Ten Years After Financial Crisis, Nearly One-in-Three Americans Still Feeling the Sting
Wednesday, July 19th, 2017
As we approach the 10-year anniversary of the housing market crash of 2007 and financial crisis known as the Great Recession, the COUNTRY Financial Security Index looked at Americans' views on their personal financial recovery. The study revealed that nearly one-in-three Americans (30 percent) believe they have yet to recover financially or never will, despite signals from the Federal Reserve that the U.S. economy is growing.
According to the survey findings, this is due in large part to the perception that financial recovery has not been uniformly felt by all Americans – with women, African Americans and those earning less than $50,000 annually being most likely to feel financially insecure. Compared to 55 percent of all Americans, only 49 percent of women, 43 percent of African Americans and 42 percent of those making under $50,000 say they are better off now than they were before the recession – a significant difference. A quarter of women (25 percent) and African Americans (26 percent), and 37 percent of those making under $30,000 per year do not think they could still keep up with their bills within a month of being out of work.
For the two-thirds of Americans (64 percent) who believe they have fully recovered financially, it has been a long road. More than half of all Americans (57 percent) report they needed three years or more to fully financially recover, or have yet to recover.

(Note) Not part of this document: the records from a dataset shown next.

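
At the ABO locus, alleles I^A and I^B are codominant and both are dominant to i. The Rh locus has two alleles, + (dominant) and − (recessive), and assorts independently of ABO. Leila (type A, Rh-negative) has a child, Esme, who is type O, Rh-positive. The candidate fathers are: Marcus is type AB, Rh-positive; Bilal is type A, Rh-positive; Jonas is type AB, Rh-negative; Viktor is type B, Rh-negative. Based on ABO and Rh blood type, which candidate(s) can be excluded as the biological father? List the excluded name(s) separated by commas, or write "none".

Marcus, Jonas, Viktor

A candidate is excluded only if no genotype consistent with his phenotype could produce a type O, Rh-positive child with a type A, Rh-negative mother.
Marcus (type AB, Rh+): no genotype consistent with that phenotype can produce a type-O Rh+ child with a type-A mother.
Jonas (type AB, Rh-): no genotype consistent with that phenotype can produce a type-O Rh+ child with a type-A mother.
Viktor (type B, Rh-): no genotype consistent with that phenotype can produce a type-O Rh+ child with a type-A mother.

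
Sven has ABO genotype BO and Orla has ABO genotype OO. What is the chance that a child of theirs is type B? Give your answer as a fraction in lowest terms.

1/2

ABO cross BO × OO → offspring phenotypes: 1/2 O, 1/2 B.
So P(type B) = 1/2.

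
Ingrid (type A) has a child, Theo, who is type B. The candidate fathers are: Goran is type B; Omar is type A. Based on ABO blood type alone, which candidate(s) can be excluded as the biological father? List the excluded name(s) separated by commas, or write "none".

Omar

A candidate is excluded only if no genotype consistent with his phenotype could produce a type B child with a type A mother.
Omar (type A): no genotype consistent with that phenotype can produce a type-B child with a type-A mother.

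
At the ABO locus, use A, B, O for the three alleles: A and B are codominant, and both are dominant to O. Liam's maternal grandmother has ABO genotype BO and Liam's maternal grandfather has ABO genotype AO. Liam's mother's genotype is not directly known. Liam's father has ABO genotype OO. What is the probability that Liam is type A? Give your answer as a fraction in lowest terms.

1/4

Liam's mother's ABO genotype from BO × AO: 1/4 AB, 1/4 AO, 1/4 BO, 1/4 OO.
Crossing each possibility with the father OO and summing P(type A): 1/4·1/2 + 1/4·1/2 + 1/4·0 + 1/4·0 = 1/4.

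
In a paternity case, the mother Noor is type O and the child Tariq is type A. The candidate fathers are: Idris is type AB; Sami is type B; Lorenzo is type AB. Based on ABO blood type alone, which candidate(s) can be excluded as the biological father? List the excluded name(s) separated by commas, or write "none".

Sami

A candidate is excluded only if no genotype consistent with his phenotype could produce a type A child with a type O mother.
Sami (type B): no genotype consistent with that phenotype can produce a type-A child with a type-O mother.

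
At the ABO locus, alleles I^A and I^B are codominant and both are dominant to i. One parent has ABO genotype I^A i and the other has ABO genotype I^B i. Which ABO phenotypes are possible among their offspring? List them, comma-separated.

Gametes from I^A i × I^B i give offspring ABO genotypes I^A I^B, I^A i, I^B i, i i, i.e. phenotypes O, A, B, AB.

O, A, B, AB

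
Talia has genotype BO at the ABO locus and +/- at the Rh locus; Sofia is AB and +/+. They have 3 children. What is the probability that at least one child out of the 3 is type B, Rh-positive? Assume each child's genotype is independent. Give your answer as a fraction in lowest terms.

ABO cross BO × AB → 1/4 A, 1/2 B, 1/4 AB.
Rh cross +/- × +/+ → 1 Rh+; so P(type B, Rh-positive) = 1/2 × 1 = 1/2 per child.
P(none) = (1/2)^3 = 1/8; P(at least one) = 1 − 1/8 = 7/8.

7/8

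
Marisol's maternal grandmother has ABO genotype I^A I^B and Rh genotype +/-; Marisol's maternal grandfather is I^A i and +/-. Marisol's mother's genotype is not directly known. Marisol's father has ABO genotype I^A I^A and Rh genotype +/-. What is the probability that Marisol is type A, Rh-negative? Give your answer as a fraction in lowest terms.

3/16

Marisol's mother's ABO genotype from I^A I^B × I^A i: 1/4 I^A I^A, 1/4 I^A I^B, 1/4 I^A i, 1/4 I^B i.
Crossing each possibility with the father I^A I^A and summing P(type A): 1/4·1 + 1/4·1/2 + 1/4·1 + 1/4·1/2 = 3/4.
Similarly for Rh via the mother's Rh distribution: P(Rh-) = 1/4.
Independent loci: 3/4 × 1/4 = 3/16.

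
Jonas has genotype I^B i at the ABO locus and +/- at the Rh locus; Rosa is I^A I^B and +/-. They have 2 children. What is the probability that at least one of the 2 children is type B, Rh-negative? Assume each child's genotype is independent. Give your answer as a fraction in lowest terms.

ABO cross I^B i × I^A I^B → 1/4 A, 1/2 B, 1/4 AB.
Rh cross +/- × +/- → 3/4 Rh+, 1/4 Rh-; so P(type B, Rh-negative) = 1/2 × 1/4 = 1/8 per child.
P(none) = (7/8)^2 = 49/64; P(at least one) = 1 − 49/64 = 15/64.

15/64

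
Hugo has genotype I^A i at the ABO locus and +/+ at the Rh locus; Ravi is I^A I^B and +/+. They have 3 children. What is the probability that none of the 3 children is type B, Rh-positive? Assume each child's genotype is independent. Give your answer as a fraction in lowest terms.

27/64

ABO cross I^A i × I^A I^B → 1/2 A, 1/4 B, 1/4 AB.
Rh cross +/+ × +/+ → 1 Rh+; so P(type B, Rh-positive) = 1/4 × 1 = 1/4 per child.
P(not type B, Rh-positive) = 3/4 for one child; (3/4)^3 = 27/64.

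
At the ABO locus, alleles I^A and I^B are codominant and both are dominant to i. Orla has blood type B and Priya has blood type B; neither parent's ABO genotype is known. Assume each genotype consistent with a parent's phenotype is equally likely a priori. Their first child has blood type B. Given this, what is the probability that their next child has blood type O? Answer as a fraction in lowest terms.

Possible genotypes: Orla ∈ {I^B I^B, I^B i}; Priya ∈ {I^B I^B, I^B i}.
Weight each parental genotype pair by prior × P(type-B child):
  I^B I^B × I^B I^B: posterior weight 4/15; P(next child type O) = 0.
  I^B I^B × I^B i: posterior weight 4/15; P(next child type O) = 0.
  I^B i × I^B I^B: posterior weight 4/15; P(next child type O) = 0.
  I^B i × I^B i: posterior weight 1/5; P(next child type O) = 1/4.
Weighted sum = 1/20.

1/20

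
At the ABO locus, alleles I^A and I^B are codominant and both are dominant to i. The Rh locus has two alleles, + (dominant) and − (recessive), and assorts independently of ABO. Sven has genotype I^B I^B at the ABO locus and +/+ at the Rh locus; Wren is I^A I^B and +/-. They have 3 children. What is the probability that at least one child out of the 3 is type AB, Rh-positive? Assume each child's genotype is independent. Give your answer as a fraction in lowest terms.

7/8

ABO cross I^B I^B × I^A I^B → 1/2 B, 1/2 AB.
Rh cross +/+ × +/- → 1 Rh+; so P(type AB, Rh-positive) = 1/2 × 1 = 1/2 per child.
P(none) = (1/2)^3 = 1/8; P(at least one) = 1 − 1/8 = 7/8.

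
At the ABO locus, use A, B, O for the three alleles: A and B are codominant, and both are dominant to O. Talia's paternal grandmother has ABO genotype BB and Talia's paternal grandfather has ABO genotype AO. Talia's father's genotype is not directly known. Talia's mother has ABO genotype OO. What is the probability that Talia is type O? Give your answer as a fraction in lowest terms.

1/4

Talia's father's ABO genotype from BB × AO: 1/2 AB, 1/2 BO.
Crossing each possibility with the mother OO and summing P(type O): 1/2·0 + 1/2·1/2 = 1/4.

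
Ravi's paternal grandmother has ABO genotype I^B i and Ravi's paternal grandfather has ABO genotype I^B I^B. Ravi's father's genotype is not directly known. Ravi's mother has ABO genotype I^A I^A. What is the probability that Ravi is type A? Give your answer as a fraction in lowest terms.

Ravi's father's ABO genotype from I^B i × I^B I^B: 1/2 I^B I^B, 1/2 I^B i.
Crossing each possibility with the mother I^A I^A and summing P(type A): 1/2·0 + 1/2·1/2 = 1/4.

1/4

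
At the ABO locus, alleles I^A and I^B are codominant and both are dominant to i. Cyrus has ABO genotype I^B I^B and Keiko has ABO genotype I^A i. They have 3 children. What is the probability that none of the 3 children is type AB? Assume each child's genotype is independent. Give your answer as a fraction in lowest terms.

1/8

ABO cross I^B I^B × I^A i → 1/2 B, 1/2 AB.
So P(type AB) = 1/2 per child.
P(not type AB) = 1/2 for one child; (1/2)^3 = 1/8.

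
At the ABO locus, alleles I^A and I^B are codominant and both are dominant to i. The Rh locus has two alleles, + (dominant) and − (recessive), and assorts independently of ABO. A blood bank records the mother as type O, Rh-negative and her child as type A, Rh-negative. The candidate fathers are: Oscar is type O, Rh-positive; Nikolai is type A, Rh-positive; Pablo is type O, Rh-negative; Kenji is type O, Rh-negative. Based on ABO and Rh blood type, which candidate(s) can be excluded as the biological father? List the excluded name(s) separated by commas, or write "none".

A candidate is excluded only if no genotype consistent with his phenotype could produce a type A, Rh-negative child with a type O, Rh-negative mother.
Oscar (type O, Rh+): no genotype consistent with that phenotype can produce a type-A Rh- child with a type-O mother.
Pablo (type O, Rh-): no genotype consistent with that phenotype can produce a type-A Rh- child with a type-O mother.
Kenji (type O, Rh-): no genotype consistent with that phenotype can produce a type-A Rh- child with a type-O mother.

Oscar, Pablo, Kenji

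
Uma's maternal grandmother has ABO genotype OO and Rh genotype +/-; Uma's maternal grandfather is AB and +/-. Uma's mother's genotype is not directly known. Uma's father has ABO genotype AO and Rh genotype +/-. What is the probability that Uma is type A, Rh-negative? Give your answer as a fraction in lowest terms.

1/8

Uma's mother's ABO genotype from OO × AB: 1/2 AO, 1/2 BO.
Crossing each possibility with the father AO and summing P(type A): 1/2·3/4 + 1/2·1/4 = 1/2.
Similarly for Rh via the mother's Rh distribution: P(Rh-) = 1/4.
Independent loci: 1/2 × 1/4 = 1/8.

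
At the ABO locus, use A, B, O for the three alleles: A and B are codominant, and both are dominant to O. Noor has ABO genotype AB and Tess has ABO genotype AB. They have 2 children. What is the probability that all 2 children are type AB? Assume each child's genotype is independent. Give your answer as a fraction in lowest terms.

1/4

ABO cross AB × AB → 1/4 A, 1/4 B, 1/2 AB.
So P(type AB) = 1/2 per child.
All 2 independent: (1/2)^2 = 1/4.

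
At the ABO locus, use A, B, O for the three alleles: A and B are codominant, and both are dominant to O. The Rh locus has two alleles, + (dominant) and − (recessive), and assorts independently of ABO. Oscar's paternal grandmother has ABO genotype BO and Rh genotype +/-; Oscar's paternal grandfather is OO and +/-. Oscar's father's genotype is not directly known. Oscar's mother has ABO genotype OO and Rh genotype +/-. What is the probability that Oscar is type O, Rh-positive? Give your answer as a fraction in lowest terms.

Oscar's father's ABO genotype from BO × OO: 1/2 BO, 1/2 OO.
Crossing each possibility with the mother OO and summing P(type O): 1/2·1/2 + 1/2·1 = 3/4.
Similarly for Rh via the father's Rh distribution: P(Rh+) = 3/4.
Independent loci: 3/4 × 3/4 = 9/16.

9/16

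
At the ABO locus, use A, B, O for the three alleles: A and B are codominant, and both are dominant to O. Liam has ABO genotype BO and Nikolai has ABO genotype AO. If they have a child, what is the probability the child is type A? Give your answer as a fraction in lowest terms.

1/4

ABO cross BO × AO → offspring phenotypes: 1/4 O, 1/4 A, 1/4 B, 1/4 AB.
So P(type A) = 1/4.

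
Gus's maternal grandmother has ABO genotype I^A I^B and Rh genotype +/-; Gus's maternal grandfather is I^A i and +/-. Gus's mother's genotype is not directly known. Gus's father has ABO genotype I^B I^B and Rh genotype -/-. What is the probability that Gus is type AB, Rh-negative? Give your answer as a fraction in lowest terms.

Gus's mother's ABO genotype from I^A I^B × I^A i: 1/4 I^A I^A, 1/4 I^A I^B, 1/4 I^A i, 1/4 I^B i.
Crossing each possibility with the father I^B I^B and summing P(type AB): 1/4·1 + 1/4·1/2 + 1/4·1/2 + 1/4·0 = 1/2.
Similarly for Rh via the mother's Rh distribution: P(Rh-) = 1/2.
Independent loci: 1/2 × 1/2 = 1/4.

1/4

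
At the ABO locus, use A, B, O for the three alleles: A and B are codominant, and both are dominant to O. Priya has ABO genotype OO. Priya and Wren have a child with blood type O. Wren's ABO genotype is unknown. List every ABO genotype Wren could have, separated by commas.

For each candidate genotype of Wren, check whether crossing it with OO can produce every observed child phenotype.
  AA → possible child types {A} ✗
  AB → possible child types {A, B} ✗
  AO → possible child types {O, A} ✓
  BB → possible child types {B} ✗
  BO → possible child types {O, B} ✓
  OO → possible child types {O} ✓

AO, BO, OO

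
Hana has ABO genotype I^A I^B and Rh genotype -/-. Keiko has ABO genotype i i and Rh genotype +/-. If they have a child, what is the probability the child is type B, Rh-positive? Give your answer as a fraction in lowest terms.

ABO cross I^A I^B × i i → offspring phenotypes: 1/2 A, 1/2 B.
Rh cross -/- × +/- → 1/2 Rh+, 1/2 Rh-.
Independent loci: P(type B, Rh-positive) = 1/2 × 1/2 = 1/4.

1/4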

Americans Unsure of How They Will Fare Financially
Americans have also shown uncertainty about the current state of the economy under the new administration. More than four in ten (42 percent) Americans believe the U.S. economy has not fully recovered since the financial crisis, and Americans are split on whether the country is headed towards another recession in a few years (39 percent) or if it will continue to grow (31 percent). Americans are almost equally divided when it comes to the future of their investments under President Trump – 34 percent believe they will do better, 31 percent believe they will fare worse, and 35 percent are not sure or think there will be no difference.
While the 2007 recession was largely precipitated by the housing collapse, when asked which economic factors currently need to be improved in order to feel secure, the top response was the job market (34 percent) more so than the housing market (20 percent).
Resilience Meets Personal Reliance
One bright spot is that the study revealed an overwhelming sense of self-reliance as Americans believe their financial security and recovery is in their hands. The majority of respondents believe they personally have the greatest impact on their financial security (63 percent), compared to their company (9 percent) or the president (7 percent). In fact, 72 percent of respondents say the president has only some, if not no, impact on one's financial security.
Regardless of demographic, Americans had similar go-to strategies to get through the recession, with lasting effects of those financial lessons continuing today. Most Americans reported tightening their belts and cutting expenses (35 percent), getting a new job (17 percent) or taking on credit card debt (11 percent) to cope with the effects of the recession. Today, Americans are also showing more prudent financial choices and a cautious attitude towards their money, with only 6 percent saying they have increased their spending in today's economy, compared to the 89 percent who cut back or kept daily spending levels the same.
"The Great Recession forced many Americans to change their financial practices and keep their spending in check," said Doyle Williams, an executive vice president at COUNTRY Financial. "Beyond spending habits, we think the economic vulnerability that was uncovered for so many people reinforces the importance and need for people to set aside funds towards their future, which can help them weather future unexpected financial storms."